Tesco recently announced plans to improve its environmental credentials, but Friends of the Earth maintained that shopping locally was still the better option, especially if shoppers leave their cars at home and buy locally-sourced food.

Campaigners around the country are set to work with local shopkeepers to develop local shopping promotions, such as loyalty cards, discounts, posters and local shop directories.

Friends of the Earth pointed out there were benefits from shopping locally, including that local shops were more likely to provide local food that hadn't been flown halfway around the world, and provided a more personal service. They also kept money circulating in the local area, and often provided better value. They also claimed they were more energy efficient than huge superstores, and provided more choice.

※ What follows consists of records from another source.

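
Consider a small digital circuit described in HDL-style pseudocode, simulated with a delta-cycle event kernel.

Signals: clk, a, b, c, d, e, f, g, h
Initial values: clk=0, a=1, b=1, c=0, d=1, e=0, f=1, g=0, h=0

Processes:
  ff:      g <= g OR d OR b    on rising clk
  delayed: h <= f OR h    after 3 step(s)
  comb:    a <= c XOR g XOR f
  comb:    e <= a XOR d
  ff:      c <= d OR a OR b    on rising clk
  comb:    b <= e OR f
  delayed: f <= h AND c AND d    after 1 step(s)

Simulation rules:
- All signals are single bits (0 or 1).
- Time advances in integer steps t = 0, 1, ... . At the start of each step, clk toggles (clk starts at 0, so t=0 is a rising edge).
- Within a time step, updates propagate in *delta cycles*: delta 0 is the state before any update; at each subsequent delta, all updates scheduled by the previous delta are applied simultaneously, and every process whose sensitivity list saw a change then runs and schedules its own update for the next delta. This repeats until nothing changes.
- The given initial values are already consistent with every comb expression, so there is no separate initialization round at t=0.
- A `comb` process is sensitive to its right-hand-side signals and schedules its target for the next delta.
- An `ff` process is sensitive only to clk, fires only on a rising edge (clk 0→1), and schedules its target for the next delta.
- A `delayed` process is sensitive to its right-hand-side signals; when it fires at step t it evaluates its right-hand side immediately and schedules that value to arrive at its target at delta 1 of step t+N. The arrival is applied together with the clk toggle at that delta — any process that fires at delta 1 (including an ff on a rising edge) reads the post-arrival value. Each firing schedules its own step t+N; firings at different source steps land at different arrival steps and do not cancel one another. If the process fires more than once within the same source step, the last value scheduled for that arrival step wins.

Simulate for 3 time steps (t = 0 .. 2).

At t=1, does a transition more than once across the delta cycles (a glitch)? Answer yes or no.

t0.Δ0 e=0 c=0 g=0 f=1 clk=0 h=0 d=1 a=1 b=1
t0.Δ1 e=0 c=0 g=0 f=1 clk=1 h=0 d=1 a=1 b=1
t0.Δ2 e=0 c=1 g=1 f=1 clk=1 h=0 d=1 a=1 b=1
t1.Δ0 e=0 c=1 g=1 f=1 clk=1 h=0 d=1 a=1 b=1
t1.Δ1 e=0 c=1 g=1 f=0 clk=0 h=0 d=1 a=1 b=1
t1.Δ2 e=0 c=1 g=1 f=0 clk=0 h=0 d=1 a=0 b=0
t1.Δ3 e=1 c=1 g=1 f=0 clk=0 h=0 d=1 a=0 b=0
t1.Δ4 e=1 c=1 g=1 f=0 clk=0 h=0 d=1 a=0 b=1
t2.Δ0 e=1 c=1 g=1 f=0 clk=0 h=0 d=1 a=0 b=1
t2.Δ1 e=1 c=1 g=1 f=0 clk=1 h=0 d=1 a=0 b=1

no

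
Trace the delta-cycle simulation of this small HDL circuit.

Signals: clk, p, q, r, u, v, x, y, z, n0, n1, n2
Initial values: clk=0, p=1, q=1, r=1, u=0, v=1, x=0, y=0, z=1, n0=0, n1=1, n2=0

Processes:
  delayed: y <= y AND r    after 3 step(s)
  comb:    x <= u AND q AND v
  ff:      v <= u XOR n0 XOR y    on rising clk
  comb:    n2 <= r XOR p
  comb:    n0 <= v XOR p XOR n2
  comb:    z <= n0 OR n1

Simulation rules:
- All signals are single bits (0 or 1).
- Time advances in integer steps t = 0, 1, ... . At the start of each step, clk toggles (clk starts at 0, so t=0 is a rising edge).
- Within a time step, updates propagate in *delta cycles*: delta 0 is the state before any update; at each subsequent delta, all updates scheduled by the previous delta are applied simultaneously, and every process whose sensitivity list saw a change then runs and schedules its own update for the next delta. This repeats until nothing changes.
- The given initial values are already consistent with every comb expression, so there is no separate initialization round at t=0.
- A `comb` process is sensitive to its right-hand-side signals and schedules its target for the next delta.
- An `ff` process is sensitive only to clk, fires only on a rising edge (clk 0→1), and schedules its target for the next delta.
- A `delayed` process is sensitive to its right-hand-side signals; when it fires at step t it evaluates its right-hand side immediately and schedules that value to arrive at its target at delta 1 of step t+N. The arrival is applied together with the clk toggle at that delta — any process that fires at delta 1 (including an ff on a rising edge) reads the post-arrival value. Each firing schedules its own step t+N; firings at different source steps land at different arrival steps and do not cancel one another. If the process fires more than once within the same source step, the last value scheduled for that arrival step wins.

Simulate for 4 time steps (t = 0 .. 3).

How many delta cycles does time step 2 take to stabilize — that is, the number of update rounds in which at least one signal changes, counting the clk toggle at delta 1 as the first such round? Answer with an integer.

t0.Δ0 z=1 y=0 n1=1 x=0 v=1 n2=0 r=1 p=1 clk=0 u=0 q=1 n0=0
t0.Δ1 z=1 y=0 n1=1 x=0 v=1 n2=0 r=1 p=1 clk=1 u=0 q=1 n0=0
t0.Δ2 z=1 y=0 n1=1 x=0 v=0 n2=0 r=1 p=1 clk=1 u=0 q=1 n0=0
t0.Δ3 z=1 y=0 n1=1 x=0 v=0 n2=0 r=1 p=1 clk=1 u=0 q=1 n0=1
t1.Δ0 z=1 y=0 n1=1 x=0 v=0 n2=0 r=1 p=1 clk=1 u=0 q=1 n0=1
t1.Δ1 z=1 y=0 n1=1 x=0 v=0 n2=0 r=1 p=1 clk=0 u=0 q=1 n0=1
t2.Δ0 z=1 y=0 n1=1 x=0 v=0 n2=0 r=1 p=1 clk=0 u=0 q=1 n0=1
t2.Δ1 z=1 y=0 n1=1 x=0 v=0 n2=0 r=1 p=1 clk=1 u=0 q=1 n0=1
t2.Δ2 z=1 y=0 n1=1 x=0 v=1 n2=0 r=1 p=1 clk=1 u=0 q=1 n0=1
t2.Δ3 z=1 y=0 n1=1 x=0 v=1 n2=0 r=1 p=1 clk=1 u=0 q=1 n0=0
t3.Δ0 z=1 y=0 n1=1 x=0 v=1 n2=0 r=1 p=1 clk=1 u=0 q=1 n0=0
t3.Δ1 z=1 y=0 n1=1 x=0 v=1 n2=0 r=1 p=1 clk=0 u=0 q=1 n0=0

3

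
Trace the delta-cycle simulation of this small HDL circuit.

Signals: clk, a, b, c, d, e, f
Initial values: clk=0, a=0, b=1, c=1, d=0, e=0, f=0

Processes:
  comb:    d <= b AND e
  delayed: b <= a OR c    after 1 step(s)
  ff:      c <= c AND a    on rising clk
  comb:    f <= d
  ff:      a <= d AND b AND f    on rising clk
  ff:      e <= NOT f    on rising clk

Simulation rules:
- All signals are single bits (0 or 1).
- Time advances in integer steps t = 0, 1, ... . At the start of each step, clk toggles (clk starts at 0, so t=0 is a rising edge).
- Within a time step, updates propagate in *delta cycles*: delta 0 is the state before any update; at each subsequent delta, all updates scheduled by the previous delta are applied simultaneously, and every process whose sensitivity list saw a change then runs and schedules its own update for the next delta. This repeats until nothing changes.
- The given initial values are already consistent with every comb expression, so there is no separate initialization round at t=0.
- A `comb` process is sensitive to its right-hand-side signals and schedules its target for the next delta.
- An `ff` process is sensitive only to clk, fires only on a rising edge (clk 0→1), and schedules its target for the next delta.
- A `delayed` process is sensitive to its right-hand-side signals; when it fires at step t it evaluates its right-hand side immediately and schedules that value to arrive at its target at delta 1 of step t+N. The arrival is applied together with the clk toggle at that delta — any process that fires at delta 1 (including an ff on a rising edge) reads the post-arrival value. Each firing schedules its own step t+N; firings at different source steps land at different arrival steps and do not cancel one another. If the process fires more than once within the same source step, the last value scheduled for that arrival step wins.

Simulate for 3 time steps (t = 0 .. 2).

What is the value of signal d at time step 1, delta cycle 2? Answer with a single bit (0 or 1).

0

[bits: a,f,b,e,clk,c,d]
t=0: Δ0=0010010 Δ1=0010110 Δ2=0011100 Δ3=0011101 Δ4=0111101 | 4Δ
t=1: Δ0=0111101 Δ1=0101001 Δ2=0101000 Δ3=0001000 | 3Δ
t=2: Δ0=0001000 Δ1=0001100 | 1Δ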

Jeanette Thurtle, the East Anglia regional organiser for the Federation of Small Businesses, welcomed the Friends of the Earth initiative and said her organisation fully supported it.

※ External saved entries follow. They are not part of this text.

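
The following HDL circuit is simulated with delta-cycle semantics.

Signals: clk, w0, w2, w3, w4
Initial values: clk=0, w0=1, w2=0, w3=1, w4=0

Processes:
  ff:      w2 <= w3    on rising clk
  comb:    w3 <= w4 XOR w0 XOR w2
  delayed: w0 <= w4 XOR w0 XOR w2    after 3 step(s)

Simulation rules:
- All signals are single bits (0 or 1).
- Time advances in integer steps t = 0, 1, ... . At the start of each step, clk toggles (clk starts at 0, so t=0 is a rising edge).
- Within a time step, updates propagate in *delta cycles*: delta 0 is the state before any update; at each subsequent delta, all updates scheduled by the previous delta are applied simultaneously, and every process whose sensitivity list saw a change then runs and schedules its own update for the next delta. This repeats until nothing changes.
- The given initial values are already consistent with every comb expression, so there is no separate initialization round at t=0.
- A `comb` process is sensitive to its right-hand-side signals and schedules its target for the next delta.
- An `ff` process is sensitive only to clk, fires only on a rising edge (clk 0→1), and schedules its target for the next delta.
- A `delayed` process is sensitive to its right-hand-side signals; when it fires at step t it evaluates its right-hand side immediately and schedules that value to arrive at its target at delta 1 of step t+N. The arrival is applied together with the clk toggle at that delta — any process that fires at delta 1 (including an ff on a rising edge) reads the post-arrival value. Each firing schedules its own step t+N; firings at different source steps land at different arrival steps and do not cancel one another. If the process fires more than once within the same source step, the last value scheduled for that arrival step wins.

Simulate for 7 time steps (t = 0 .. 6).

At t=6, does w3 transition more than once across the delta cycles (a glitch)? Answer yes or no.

t=0 Δ0: w4=0 w3=1 w0=1 w2=0 clk=0
  Δ1: clk:0→1
  Δ2: w2:0→1
  Δ3: w3:1→0
  (3Δ to stable)
t=1 Δ0: w4=0 w3=0 w0=1 w2=1 clk=1
  Δ1: clk:1→0
  (1Δ to stable)
t=2 Δ0: w4=0 w3=0 w0=1 w2=1 clk=0
  Δ1: clk:0→1
  Δ2: w2:1→0
  Δ3: w3:0→1
  (3Δ to stable)
t=3 Δ0: w4=0 w3=1 w0=1 w2=0 clk=1
  Δ1: w0:1→0, clk:1→0
  Δ2: w3:1→0
  (2Δ to stable)
t=4 Δ0: w4=0 w3=0 w0=0 w2=0 clk=0
  Δ1: clk:0→1
  (1Δ to stable)
t=5 Δ0: w4=0 w3=0 w0=0 w2=0 clk=1
  Δ1: w0:0→1, clk:1→0
  Δ2: w3:0→1
  (2Δ to stable)
t=6 Δ0: w4=0 w3=1 w0=1 w2=0 clk=0
  Δ1: w0:1→0, clk:0→1
  Δ2: w3:1→0, w2:0→1
  Δ3: w3:0→1
  (3Δ to stable)

yes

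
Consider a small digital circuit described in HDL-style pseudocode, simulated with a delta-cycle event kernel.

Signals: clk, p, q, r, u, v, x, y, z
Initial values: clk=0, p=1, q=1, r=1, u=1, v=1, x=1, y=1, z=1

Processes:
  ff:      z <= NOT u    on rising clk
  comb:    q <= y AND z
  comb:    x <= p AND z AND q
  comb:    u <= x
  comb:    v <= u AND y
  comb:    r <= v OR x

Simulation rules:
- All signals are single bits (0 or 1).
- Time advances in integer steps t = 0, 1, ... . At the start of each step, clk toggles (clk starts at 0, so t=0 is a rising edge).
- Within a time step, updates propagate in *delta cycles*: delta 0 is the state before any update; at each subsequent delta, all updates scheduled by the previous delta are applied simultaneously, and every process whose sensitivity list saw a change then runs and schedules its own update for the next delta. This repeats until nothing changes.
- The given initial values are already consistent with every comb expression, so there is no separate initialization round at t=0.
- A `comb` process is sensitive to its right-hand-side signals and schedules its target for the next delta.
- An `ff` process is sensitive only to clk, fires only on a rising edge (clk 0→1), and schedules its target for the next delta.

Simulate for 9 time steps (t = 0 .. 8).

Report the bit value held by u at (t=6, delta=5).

t=0 Δ0: q=1 x=1 y=1 clk=0 r=1 z=1 p=1 v=1 u=1
  Δ1: clk:0→1
  Δ2: z:1→0
  Δ3: q:1→0, x:1→0
  Δ4: u:1→0
  Δ5: v:1→0
  Δ6: r:1→0
  (6Δ to stable)
t=1 Δ0: q=0 x=0 y=1 clk=1 r=0 z=0 p=1 v=0 u=0
  Δ1: clk:1→0
  (1Δ to stable)
t=2 Δ0: q=0 x=0 y=1 clk=0 r=0 z=0 p=1 v=0 u=0
  Δ1: clk:0→1
  Δ2: z:0→1
  Δ3: q:0→1
  Δ4: x:0→1
  Δ5: r:0→1, u:0→1
  Δ6: v:0→1
  (6Δ to stable)
t=3 Δ0: q=1 x=1 y=1 clk=1 r=1 z=1 p=1 v=1 u=1
  Δ1: clk:1→0
  (1Δ to stable)
t=4 Δ0: q=1 x=1 y=1 clk=0 r=1 z=1 p=1 v=1 u=1
  Δ1: clk:0→1
  Δ2: z:1→0
  Δ3: q:1→0, x:1→0
  Δ4: u:1→0
  Δ5: v:1→0
  Δ6: r:1→0
  (6Δ to stable)
t=5 Δ0: q=0 x=0 y=1 clk=1 r=0 z=0 p=1 v=0 u=0
  Δ1: clk:1→0
  (1Δ to stable)
t=6 Δ0: q=0 x=0 y=1 clk=0 r=0 z=0 p=1 v=0 u=0
  Δ1: clk:0→1
  Δ2: z:0→1
  Δ3: q:0→1
  Δ4: x:0→1
  Δ5: r:0→1, u:0→1
  Δ6: v:0→1
  (6Δ to stable)
t=7 Δ0: q=1 x=1 y=1 clk=1 r=1 z=1 p=1 v=1 u=1
  Δ1: clk:1→0
  (1Δ to stable)
t=8 Δ0: q=1 x=1 y=1 clk=0 r=1 z=1 p=1 v=1 u=1
  Δ1: clk:0→1
  Δ2: z:1→0
  Δ3: q:1→0, x:1→0
  Δ4: u:1→0
  Δ5: v:1→0
  Δ6: r:1→0
  (6Δ to stable)

1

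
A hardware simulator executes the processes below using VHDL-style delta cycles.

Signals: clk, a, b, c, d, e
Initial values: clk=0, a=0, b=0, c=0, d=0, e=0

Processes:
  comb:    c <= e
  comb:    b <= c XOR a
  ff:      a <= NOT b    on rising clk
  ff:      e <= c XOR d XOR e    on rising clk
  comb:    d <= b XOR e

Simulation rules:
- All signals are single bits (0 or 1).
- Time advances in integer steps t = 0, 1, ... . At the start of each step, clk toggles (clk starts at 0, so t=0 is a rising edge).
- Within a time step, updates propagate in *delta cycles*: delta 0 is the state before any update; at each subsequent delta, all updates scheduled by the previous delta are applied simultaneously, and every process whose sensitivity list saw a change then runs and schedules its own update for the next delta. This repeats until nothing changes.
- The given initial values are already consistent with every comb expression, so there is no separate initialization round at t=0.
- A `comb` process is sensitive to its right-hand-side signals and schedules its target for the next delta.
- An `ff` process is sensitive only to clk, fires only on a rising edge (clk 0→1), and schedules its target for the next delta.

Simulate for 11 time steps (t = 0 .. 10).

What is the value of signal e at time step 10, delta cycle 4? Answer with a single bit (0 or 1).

0

t0.Δ0 c=0 e=0 a=0 clk=0 d=0 b=0
t0.Δ1 c=0 e=0 a=0 clk=1 d=0 b=0
t0.Δ2 c=0 e=0 a=1 clk=1 d=0 b=0
t0.Δ3 c=0 e=0 a=1 clk=1 d=0 b=1
t0.Δ4 c=0 e=0 a=1 clk=1 d=1 b=1
t1.Δ0 c=0 e=0 a=1 clk=1 d=1 b=1
t1.Δ1 c=0 e=0 a=1 clk=0 d=1 b=1
t2.Δ0 c=0 e=0 a=1 clk=0 d=1 b=1
t2.Δ1 c=0 e=0 a=1 clk=1 d=1 b=1
t2.Δ2 c=0 e=1 a=0 clk=1 d=1 b=1
t2.Δ3 c=1 e=1 a=0 clk=1 d=0 b=0
t2.Δ4 c=1 e=1 a=0 clk=1 d=1 b=1
t2.Δ5 c=1 e=1 a=0 clk=1 d=0 b=1
t3.Δ0 c=1 e=1 a=0 clk=1 d=0 b=1
t3.Δ1 c=1 e=1 a=0 clk=0 d=0 b=1
t4.Δ0 c=1 e=1 a=0 clk=0 d=0 b=1
t4.Δ1 c=1 e=1 a=0 clk=1 d=0 b=1
t4.Δ2 c=1 e=0 a=0 clk=1 d=0 b=1
t4.Δ3 c=0 e=0 a=0 clk=1 d=1 b=1
t4.Δ4 c=0 e=0 a=0 clk=1 d=1 b=0
t4.Δ5 c=0 e=0 a=0 clk=1 d=0 b=0
t5.Δ0 c=0 e=0 a=0 clk=1 d=0 b=0
t5.Δ1 c=0 e=0 a=0 clk=0 d=0 b=0
t6.Δ0 c=0 e=0 a=0 clk=0 d=0 b=0
t6.Δ1 c=0 e=0 a=0 clk=1 d=0 b=0
t6.Δ2 c=0 e=0 a=1 clk=1 d=0 b=0
t6.Δ3 c=0 e=0 a=1 clk=1 d=0 b=1
t6.Δ4 c=0 e=0 a=1 clk=1 d=1 b=1
t7.Δ0 c=0 e=0 a=1 clk=1 d=1 b=1
t7.Δ1 c=0 e=0 a=1 clk=0 d=1 b=1
t8.Δ0 c=0 e=0 a=1 clk=0 d=1 b=1
t8.Δ1 c=0 e=0 a=1 clk=1 d=1 b=1
t8.Δ2 c=0 e=1 a=0 clk=1 d=1 b=1
t8.Δ3 c=1 e=1 a=0 clk=1 d=0 b=0
t8.Δ4 c=1 e=1 a=0 clk=1 d=1 b=1
t8.Δ5 c=1 e=1 a=0 clk=1 d=0 b=1
t9.Δ0 c=1 e=1 a=0 clk=1 d=0 b=1
t9.Δ1 c=1 e=1 a=0 clk=0 d=0 b=1
t10.Δ0 c=1 e=1 a=0 clk=0 d=0 b=1
t10.Δ1 c=1 e=1 a=0 clk=1 d=0 b=1
t10.Δ2 c=1 e=0 a=0 clk=1 d=0 b=1
t10.Δ3 c=0 e=0 a=0 clk=1 d=1 b=1
t10.Δ4 c=0 e=0 a=0 clk=1 d=1 b=0
t10.Δ5 c=0 e=0 a=0 clk=1 d=0 b=0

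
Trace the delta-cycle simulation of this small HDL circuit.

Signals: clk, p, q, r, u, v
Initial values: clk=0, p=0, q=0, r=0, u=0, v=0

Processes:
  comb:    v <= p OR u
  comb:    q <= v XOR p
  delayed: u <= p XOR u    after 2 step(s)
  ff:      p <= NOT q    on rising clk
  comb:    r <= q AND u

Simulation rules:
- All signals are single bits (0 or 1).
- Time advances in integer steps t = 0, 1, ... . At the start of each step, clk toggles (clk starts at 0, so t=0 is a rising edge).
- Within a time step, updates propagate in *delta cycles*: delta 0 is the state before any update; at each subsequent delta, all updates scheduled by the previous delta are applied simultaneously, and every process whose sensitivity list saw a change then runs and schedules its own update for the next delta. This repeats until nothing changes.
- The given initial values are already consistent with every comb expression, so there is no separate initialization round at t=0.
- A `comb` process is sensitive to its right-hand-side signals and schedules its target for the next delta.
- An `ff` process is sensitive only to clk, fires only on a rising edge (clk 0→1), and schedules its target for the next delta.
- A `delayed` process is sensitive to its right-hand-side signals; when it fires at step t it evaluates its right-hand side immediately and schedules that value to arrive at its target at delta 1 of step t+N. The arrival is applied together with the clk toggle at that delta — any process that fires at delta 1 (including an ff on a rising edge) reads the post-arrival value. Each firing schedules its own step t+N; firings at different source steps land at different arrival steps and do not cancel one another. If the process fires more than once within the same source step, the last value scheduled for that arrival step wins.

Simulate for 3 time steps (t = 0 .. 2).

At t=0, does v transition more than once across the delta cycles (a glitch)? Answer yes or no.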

“Unless people appreciate the service, flexibility and unique selling points of their local small shops, they will be lost forever.

“At present, these valuable community resources can be taken for granted. One day soon, shoppers could look around their high street and wonder where the shops have gone,” she said.

“In Suffolk, we ran a successful “Use it or Lose it” campaign in conjunction with Suffolk County Council. This campaign highlighted the benefits to communities of local services, the problems that occur if local services disappear, and tried to encourage Suffolk and neighbouring consumers to support local retail services.

“Norfolk and Suffolk have a number of market towns with many small retailers. If we want to see these towns prosper, we must support the local shops first.”

John Dugmore, chief executive of Suffolk Chamber of Commerce, also backed the campaign.

“We are a rural county. We have got a lot of market towns, so it's important that the local community does shop as locally as it can because it's about supporting the local economy and local business,” he said.

He pointed out that by doing so, shoppers were reducing carbon emissions.